Like the recent news about P.F. Chang’s, O’Charley’s, the casual dining chain, has found a way to post a profit despite slumping sales. In their case, it wasn’t smarter and more efficient operations, but a one-time tax benefit that occured this quarter.

Despite the news that they posted an unexpected profit, shares in the company dropped because it’s predicting an operating loss in the next two quarters. Same store sales are down 6.9%, which really isn’t all that unusual right now, but large chains are vulnerable to share price pressure because the sheer volume of stores that see negative growth is considered a sign of weakness.  For instance, the steakhouse segment has beeen hit much harder, with drops in sales averaging well into the double digits, but they have fewer stores. In fact, O’Charley’s has part of that market with their Stoney River Steakhouse chain, and that exacerbates the problem for them. Back in March, Stoney River was down around 18% (remember I reported recently that Capital Grille reported around a 25% sales slump!).

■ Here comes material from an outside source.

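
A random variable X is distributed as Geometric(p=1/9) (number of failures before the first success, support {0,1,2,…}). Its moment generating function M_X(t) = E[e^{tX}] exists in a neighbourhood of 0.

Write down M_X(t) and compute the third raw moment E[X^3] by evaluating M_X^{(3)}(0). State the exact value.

E[X^3] = M^(3)(0) = 3464

M_X(t) = 1/(9*(1 - 8*e^(t)/9))
M^(3)(t) = (512*e^(3*t) + 2304*e^(2*t) + 648*e^(t))/(4096*e^(4*t) - 18432*e^(3*t) + 31104*e^(2*t) - 23328*e^(t) + 6561)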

The thing that makes P.F. Chang’s look better in contrast to O’Charley’s is that it’s difficult to  find efficiencies and reductions in things like food costs because a successful chain is already operating at close to optimum efficiency. A restaurant runs the danger of compromising service and food quality when they try to cut fat out of the budget, and P. F. Chang’s seems to have been able to do this, while chains like O’Charley seem to be struggling. They have a new CEO, Jeffrey Warne, who was installed only in June. He has his work cut out for him. He’s quoted as saying, “”This continues to be a challenging environment for casual restaurant companies.”

Well, that’s insightful.

I shouldn’t be so sarcastic though – Chang’s could end up having similar results in Q3 and Q4 because, let’s face it, it is a demanding marketplace, demanding a close watch on both the little and big things. It helps that P.F. Chang’s is a smaller chain – I think they have somewhere around 130 – 150 stores plus their Pei Wei chain. They were always fairly conservative about growing the chain, a lesson that O’Charley’s and Starbuck’s apparently didn’t learn. I’ve always felt that businesses are rewarded by playing to their strengths by not overexpanding too quickly. Despite what the fictional Wall Street trader Gordon Gecko said in the Oliver Stone flick Wall Street, greed is not always good. 

I wonder how many pieces of flair O’Charley’s waiters have to wear these days.